Monday, January 30, 2017

Isotta Fraschini's Failed Postwar Return

The Isotta Fraschini firm stopped building its line of luxury cars in 1934, only to attempt a revival after World War 2.  The English language Wikipedia entry is here, but better-referenced versions are in French and Italian and can be given rough translations into English.

The revival failed to yield more than a few prototype cars.  All had rear-mounted V-8 motors, rear engines having been considered inevitable by 1930s futurists.  The first prototype had its radiators in the rear, but it was later converted to front radiator layout that the other cars were given.

I-F previously marketed types 8, 8A, and 8B, so the postwar car was branded Tipo 8C with the name Monterosa added.  Its Wikipedia entry is here and other information is here.


This is the first (1947) prototype showing rear intakes to feed the radiators.  The front design is curious with the front of the "hood" sporting what looks like a chrome cap to a classic radiator grille -- with blank sheet metal where the grille would be located.  Flow-through fenders give this Zagato design a definite postwar feeling.  The overall effect is awkward despite the nicely done greenhouse.

The Boneschi firm designed and built this 1947 8C Cabriolet.  The Monterosa platform was large, befitting its luxury target market, and Boneschi seemed unable to avoid the ponderous design seen above.

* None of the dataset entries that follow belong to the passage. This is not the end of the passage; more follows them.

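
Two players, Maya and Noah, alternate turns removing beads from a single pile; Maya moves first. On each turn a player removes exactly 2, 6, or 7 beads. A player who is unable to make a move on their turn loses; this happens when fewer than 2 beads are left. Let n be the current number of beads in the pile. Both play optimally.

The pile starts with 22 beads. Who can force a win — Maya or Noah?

Noah wins.

Use the standard recursion: the mover loses at a terminal position; elsewhere, the mover wins exactly when some move hands the opponent an L position.
n=0: no move → L
n=1: no move → L
n=2: can move to 0, which is L ⇒ W
n=3: can move to 1, which is L ⇒ W
n=4: the only move is to 2(W), a W ⇒ L
n=5: the only move is to 3(W), a W ⇒ L
n=6: can move to 4, which is L ⇒ W
n=7: can move to 5, which is L ⇒ W
n=8: can move to 1, which is L ⇒ W
n=9: moves to 7(W), 3(W), 2(W); every one is W ⇒ L
n=10: can move to 4, which is L ⇒ W
n=11: can move to 9, which is L ⇒ W
n=12: can move to 5, which is L ⇒ W
n=13: moves to 11(W), 7(W), 6(W); every one is W ⇒ L
n=14: moves to 12(W), 8(W), 7(W); every one is W ⇒ L
n=15: can move to 13, which is L ⇒ W
n=16: can move to 14, which is L ⇒ W
n=17: moves to 15(W), 11(W), 10(W); every one is W ⇒ L
n=18: moves to 16(W), 12(W), 11(W); every one is W ⇒ L
n=19: can move to 17, which is L ⇒ W
n=20: can move to 18, which is L ⇒ W
n=21: can move to 14, which is L ⇒ W
n=22: moves to 20(W), 16(W), 15(W); every one is W ⇒ L
Every move from 22 reaches a W position, so the mover loses.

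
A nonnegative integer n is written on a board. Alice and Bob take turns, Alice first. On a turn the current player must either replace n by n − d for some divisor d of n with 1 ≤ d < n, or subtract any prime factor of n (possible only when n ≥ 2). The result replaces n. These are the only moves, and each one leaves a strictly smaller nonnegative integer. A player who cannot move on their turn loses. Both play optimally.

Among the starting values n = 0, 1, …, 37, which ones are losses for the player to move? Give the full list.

Work bottom-up. With no move the player to move loses. Otherwise the position is W if at least one move leads to an L position for the opponent, and L if every move leads to a W.
n=0: no move → L
n=1: no move → L
n=2: →0(L), so W
n=3: →0(L), so W
n=4: →2(W), 3(W) — all W, so L
n=5: →0(L), so W
n=6: →4(L), so W
n=7: →0(L), so W
n=8: →4(L), so W
n=9: →6(W), 8(W) — all W, so L
n=10: →9(L), so W
n=11: →0(L), so W
n=12: →9(L), so W
n=13: →0(L), so W
n=14: →7(W), 12(W), 13(W) — all W, so L
n=15: →14(L), so W
n=16: →14(L), so W
n=17: →0(L), so W
n=18: →9(L), so W
n=19: →0(L), so W
n=20: →10(W), 15(W), 16(W), 18(W), 19(W) — all W, so L
n=21: →14(L), so W
n=22: →20(L), so W
n=23: →0(L), so W
n=24: →20(L), so W
n=25: →20(L), so W
n=26: →13(W), 24(W), 25(W) — all W, so L
n=27: →26(L), so W
n=28: →14(L), so W
n=29: →0(L), so W
n=30: →20(L), so W
n=31: →0(L), so W
n=32: →16(W), 24(W), 28(W), 30(W), 31(W) — all W, so L
n=33: →32(L), so W
n=34: →32(L), so W
n=35: →28(W), 30(W), 34(W) — all W, so L
n=36: →32(L), so W
n=37: →0(L), so W
Reading off the rows marked L gives the requested list; there are 9 such values of n.

0, 1, 4, 9, 14, 20, 26, 32, 35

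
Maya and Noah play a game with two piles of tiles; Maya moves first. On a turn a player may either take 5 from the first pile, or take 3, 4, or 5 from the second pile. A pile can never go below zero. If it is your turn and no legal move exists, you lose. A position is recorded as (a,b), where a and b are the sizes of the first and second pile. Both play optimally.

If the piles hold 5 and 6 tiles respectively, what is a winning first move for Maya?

Compute win/loss labels from the base case upward. A position with no move is L. Any other position is W if it can reach an L in one move, else L.
No move ever increases a pile, so every position that can arise here has a ≤ 5 and b ≤ 6; it is enough to label the cells with 0 ≤ a ≤ 5 and 0 ≤ b ≤ 6.
Every move lowers a or b (never raises either), so fill the grid row by row in increasing a, and left to right within a row: each cell's successors are then already labelled.
      b=0  b=1  b=2  b=3  b=4  b=5  b=6
a=0:    L    L    L    W    W    W    W
a=1:    L    L    L    W    W    W    W
a=2:    L    L    L    W    W    W    W
a=3:    L    L    L    W    W    W    W
a=4:    L    L    L    W    W    W    W
a=5:    W    W    W    L    L    L    W
Cells with no legal move (terminal, hence L): (0,0), (0,1), (0,2), (1,0), (1,1), (1,2), (2,0), (2,1), (2,2), (3,0), (3,1), (3,2), (4,0), (4,1), (4,2).
The remaining L cells, each justified by listing all of its moves:
(5,3): only reaches (0,3)(W), (5,0)(W), all W → L
(5,4): only reaches (0,4)(W), (5,1)(W), (5,0)(W), all W → L
(5,5): only reaches (0,5)(W), (5,2)(W), (5,1)(W), (5,0)(W), all W → L
Every other cell has at least one move into one of the L cells above, so it is W.
From (5,6), the L positions reachable in one move are: (5,3).

Move to (5,3).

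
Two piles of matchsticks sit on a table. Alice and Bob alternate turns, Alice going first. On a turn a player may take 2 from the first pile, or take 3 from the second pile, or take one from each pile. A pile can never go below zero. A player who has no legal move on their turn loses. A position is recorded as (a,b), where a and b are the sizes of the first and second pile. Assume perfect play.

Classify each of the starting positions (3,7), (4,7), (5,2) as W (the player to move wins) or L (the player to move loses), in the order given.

Label each position W (a win for the player to move) or L (a loss). A position with no legal move is L; any other position is W exactly when some move reaches an L, and L when every move reaches a W.
No move ever increases a pile, so every position that can arise here has a ≤ 5 and b ≤ 7; it is enough to label the cells with 0 ≤ a ≤ 5 and 0 ≤ b ≤ 7.
Every move lowers a or b (never raises either), so fill the grid row by row in increasing a, and left to right within a row: each cell's successors are then already labelled.
      b=0  b=1  b=2  b=3  b=4  b=5  b=6  b=7
a=0:    L    L    L    W    W    W    L    L
a=1:    L    W    W    W    L    L    L    W
a=2:    W    W    W    L    L    W    W    W
a=3:    W    L    L    L    W    W    W    L
a=4:    L    L    W    W    W    L    L    L
a=5:    L    W    W    W    L    L    W    W
Cells with no legal move (terminal, hence L): (0,0), (0,1), (0,2), (1,0).
The remaining L cells, each justified by listing all of its moves:
(0,6): the only move is to (0,3)(W), a W ⇒ L
(0,7): the only move is to (0,4)(W), a W ⇒ L
(1,4): moves to (1,1)(W), (0,3)(W); every one is W ⇒ L
(1,5): moves to (1,2)(W), (0,4)(W); every one is W ⇒ L
(1,6): moves to (1,3)(W), (0,5)(W); every one is W ⇒ L
(2,3): moves to (0,3)(W), (2,0)(W), (1,2)(W); every one is W ⇒ L
(2,4): moves to (0,4)(W), (2,1)(W), (1,3)(W); every one is W ⇒ L
(3,1): moves to (1,1)(W), (2,0)(W); every one is W ⇒ L
(3,2): moves to (1,2)(W), (2,1)(W); every one is W ⇒ L
(3,3): moves to (1,3)(W), (3,0)(W), (2,2)(W); every one is W ⇒ L
(3,7): moves to (1,7)(W), (3,4)(W), (2,6)(W); every one is W ⇒ L
(4,0): the only move is to (2,0)(W), a W ⇒ L
(4,1): moves to (2,1)(W), (3,0)(W); every one is W ⇒ L
(4,5): moves to (2,5)(W), (4,2)(W), (3,4)(W); every one is W ⇒ L
(4,6): moves to (2,6)(W), (4,3)(W), (3,5)(W); every one is W ⇒ L
(4,7): moves to (2,7)(W), (4,4)(W), (3,6)(W); every one is W ⇒ L
(5,0): the only move is to (3,0)(W), a W ⇒ L
(5,4): moves to (3,4)(W), (5,1)(W), (4,3)(W); every one is W ⇒ L
(5,5): moves to (3,5)(W), (5,2)(W), (4,4)(W); every one is W ⇒ L
Every other cell has at least one move into one of the L cells above, so it is W.
(3,7): one of the L cells justified above, so L
(4,7): one of the L cells justified above, so L
(5,2): the move to (3,2) reaches an L cell, so W

(3,7): L, (4,7): L, (5,2): W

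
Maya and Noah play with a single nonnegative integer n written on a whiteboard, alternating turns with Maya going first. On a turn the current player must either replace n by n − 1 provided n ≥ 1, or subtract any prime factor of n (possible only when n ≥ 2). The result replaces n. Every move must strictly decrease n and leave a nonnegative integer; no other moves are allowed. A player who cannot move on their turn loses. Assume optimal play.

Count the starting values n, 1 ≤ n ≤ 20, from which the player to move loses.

Classify positions by backward induction: terminal positions (no move available) are L. From any other position, the mover wins iff some move reaches an L.
n=0: no move → L
n=1: W (go to 0, an L position)
n=2: W (go to 0, an L position)
n=3: W (go to 0, an L position)
n=4: L (options 2(W), 3(W) are all W)
n=5: W (go to 0, an L position)
n=6: W (go to 4, an L position)
n=7: W (go to 0, an L position)
n=8: L (options 6(W), 7(W) are all W)
n=9: W (go to 8, an L position)
n=10: W (go to 8, an L position)
n=11: W (go to 0, an L position)
n=12: L (options 9(W), 10(W), 11(W) are all W)
n=13: W (go to 0, an L position)
n=14: W (go to 12, an L position)
n=15: W (go to 12, an L position)
n=16: L (options 14(W), 15(W) are all W)
n=17: W (go to 0, an L position)
n=18: W (go to 16, an L position)
n=19: W (go to 0, an L position)
n=20: L (options 15(W), 18(W), 19(W) are all W)
L entries with 1 ≤ n ≤ 20 (n=0 is outside the asked range and is not counted): n = 4, 8, 12, 16, 20; that makes 5.

5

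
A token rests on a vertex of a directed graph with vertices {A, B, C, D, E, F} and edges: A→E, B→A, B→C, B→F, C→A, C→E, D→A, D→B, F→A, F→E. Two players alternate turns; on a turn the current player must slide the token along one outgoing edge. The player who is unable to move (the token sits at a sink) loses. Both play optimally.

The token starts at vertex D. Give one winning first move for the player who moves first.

Move to B.

Classify positions by backward induction: terminal positions (no move available) are L. From any other position, the mover wins iff some move reaches an L.
Every edge goes from a vertex to one that appears earlier in the order E, A, C, F, B, D, so processing vertices in that order labels each vertex after all of its successors.
E: no outgoing edge → L
A: W (go to E, an L position)
C: W (go to E, an L position)
F: W (go to E, an L position)
B: L (options F(W), C(W), A(W) are all W)
D: W (go to B, an L position)
From D, the L positions reachable in one move are: B.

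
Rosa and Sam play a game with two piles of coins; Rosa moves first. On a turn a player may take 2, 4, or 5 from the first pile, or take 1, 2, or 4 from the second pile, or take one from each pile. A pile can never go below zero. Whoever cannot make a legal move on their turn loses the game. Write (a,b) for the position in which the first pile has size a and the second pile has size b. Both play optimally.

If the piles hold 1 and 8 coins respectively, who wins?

Rosa wins.

Build the W/L table. Terminal = L. A non-terminal position is W if it has a move to some L; otherwise it is L.
No move ever increases a pile, so every position that can arise here has a ≤ 1 and b ≤ 8; it is enough to label the cells with 0 ≤ a ≤ 1 and 0 ≤ b ≤ 8.
Every move lowers a or b (never raises either), so fill the grid row by row in increasing a, and left to right within a row: each cell's successors are then already labelled.
      b=0  b=1  b=2  b=3  b=4  b=5  b=6  b=7  b=8
a=0:    L    W    W    L    W    W    L    W    W
a=1:    L    W    W    L    W    W    L    W    W
Cells with no legal move (terminal, hence L): (0,0), (1,0).
The remaining L cells, each justified by listing all of its moves:
(0,3): →(0,2)(W), (0,1)(W) — all W, so L
(0,6): →(0,5)(W), (0,4)(W), (0,2)(W) — all W, so L
(1,3): →(1,2)(W), (1,1)(W), (0,2)(W) — all W, so L
(1,6): →(1,5)(W), (1,4)(W), (1,2)(W), (0,5)(W) — all W, so L
Every other cell has at least one move into one of the L cells above, so it is W.
The starting position (1,8) is W: Rosa should move to (1,6), handing over an L position.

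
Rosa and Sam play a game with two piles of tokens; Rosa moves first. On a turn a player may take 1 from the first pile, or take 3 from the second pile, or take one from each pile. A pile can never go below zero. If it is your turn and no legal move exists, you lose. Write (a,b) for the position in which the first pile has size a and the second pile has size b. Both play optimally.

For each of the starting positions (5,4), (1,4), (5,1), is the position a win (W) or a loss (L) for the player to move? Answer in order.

Use the standard recursion: the mover loses at a terminal position; elsewhere, the mover wins exactly when some move hands the opponent an L position.
No move ever increases a pile, so every position that can arise here has a ≤ 5 and b ≤ 4; it is enough to label the cells with 0 ≤ a ≤ 5 and 0 ≤ b ≤ 4.
Every move lowers a or b (never raises either), so fill the grid row by row in increasing a, and left to right within a row: each cell's successors are then already labelled.
      b=0  b=1  b=2  b=3  b=4
a=0:    L    L    L    W    W
a=1:    W    W    W    W    L
a=2:    L    L    L    W    W
a=3:    W    W    W    W    L
a=4:    L    L    L    W    W
a=5:    W    W    W    W    L
Cells with no legal move (terminal, hence L): (0,0), (0,1), (0,2).
The remaining L cells, each justified by listing all of its moves:
(1,4): moves to (0,4)(W), (1,1)(W), (0,3)(W); every one is W ⇒ L
(2,0): the only move is to (1,0)(W), a W ⇒ L
(2,1): moves to (1,1)(W), (1,0)(W); every one is W ⇒ L
(2,2): moves to (1,2)(W), (1,1)(W); every one is W ⇒ L
(3,4): moves to (2,4)(W), (3,1)(W), (2,3)(W); every one is W ⇒ L
(4,0): the only move is to (3,0)(W), a W ⇒ L
(4,1): moves to (3,1)(W), (3,0)(W); every one is W ⇒ L
(4,2): moves to (3,2)(W), (3,1)(W); every one is W ⇒ L
(5,4): moves to (4,4)(W), (5,1)(W), (4,3)(W); every one is W ⇒ L
Every other cell has at least one move into one of the L cells above, so it is W.
(5,4): one of the L cells justified above, so L
(1,4): one of the L cells justified above, so L
(5,1): the move to (4,1) reaches an L cell, so W

(5,4): L, (1,4): L, (5,1): W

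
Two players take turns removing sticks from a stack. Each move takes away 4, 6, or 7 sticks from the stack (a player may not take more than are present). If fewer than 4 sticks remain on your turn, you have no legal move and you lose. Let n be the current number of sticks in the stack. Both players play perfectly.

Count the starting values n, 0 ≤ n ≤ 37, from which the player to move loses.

Build the W/L table. Terminal = L. A non-terminal position is W if it has a move to some L; otherwise it is L.
n=0: no move → L
n=1: no move → L
n=2: no move → L
n=3: no move → L
n=4: W (go to 0, an L position)
n=5: W (go to 1, an L position)
n=6: W (go to 2, an L position)
n=7: W (go to 3, an L position)
n=8: W (go to 2, an L position)
n=9: W (go to 3, an L position)
n=10: W (go to 3, an L position)
n=11: L (options 7(W), 5(W), 4(W) are all W)
n=12: L (options 8(W), 6(W), 5(W) are all W)
n=13: L (options 9(W), 7(W), 6(W) are all W)
n=14: L (options 10(W), 8(W), 7(W) are all W)
n=15: W (go to 11, an L position)
n=16: W (go to 12, an L position)
n=17: W (go to 13, an L position)
n=18: W (go to 14, an L position)
n=19: W (go to 13, an L position)
n=20: W (go to 14, an L position)
n=21: W (go to 14, an L position)
n=22: L (options 18(W), 16(W), 15(W) are all W)
n=23: L (options 19(W), 17(W), 16(W) are all W)
n=24: L (options 20(W), 18(W), 17(W) are all W)
n=25: L (options 21(W), 19(W), 18(W) are all W)
n=26: W (go to 22, an L position)
n=27: W (go to 23, an L position)
n=28: W (go to 24, an L position)
n=29: W (go to 25, an L position)
n=30: W (go to 24, an L position)
n=31: W (go to 25, an L position)
n=32: W (go to 25, an L position)
n=33: L (options 29(W), 27(W), 26(W) are all W)
n=34: L (options 30(W), 28(W), 27(W) are all W)
n=35: L (options 31(W), 29(W), 28(W) are all W)
n=36: L (options 32(W), 30(W), 29(W) are all W)
n=37: W (go to 33, an L position)
L entries with 0 ≤ n ≤ 37: n = 0, 1, 2, 3, 11, 12, 13, 14, 22, 23, 24, 25, 33, 34, 35, 36; that makes 16.

16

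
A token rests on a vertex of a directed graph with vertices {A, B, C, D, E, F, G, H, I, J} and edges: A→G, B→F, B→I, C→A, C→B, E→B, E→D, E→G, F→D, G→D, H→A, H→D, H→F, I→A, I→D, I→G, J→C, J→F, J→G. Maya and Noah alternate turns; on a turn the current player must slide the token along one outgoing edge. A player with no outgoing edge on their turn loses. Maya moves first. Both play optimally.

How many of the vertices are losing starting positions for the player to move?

Label each position W (a win for the player to move) or L (a loss). A position with no legal move is L; any other position is W exactly when some move reaches an L, and L when every move reaches a W.
Every edge goes from a vertex to one that appears earlier in the order D, G, F, A, I, B, C, E, H, J, so processing vertices in that order labels each vertex after all of its successors.
D: no outgoing edge → L
G: →D(L), so W
F: →D(L), so W
A: →G(W) only, which is W, so L
I: →A(L), so W
B: →I(W), F(W) — all W, so L
C: →B(L), so W
E: →B(L), so W
H: →A(L), so W
J: →C(W), F(W), G(W) — all W, so L
The L vertices are A, B, D, J; that is 4 in all.

4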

Touring did two 8Cs, probably in 1948.  Above is a two-door coupe that looks like a slightly bloated version of contemporary Touring coupe designs for smaller cars.  The I-F grille seen here and on the Boneschi cabriolet is unhelpful.

The other Touring 8C is this six-window, four-door Berlina.  It too incorporates Touring styling cues, but greenhouse treatment makes this car seem less bloated than the coupe.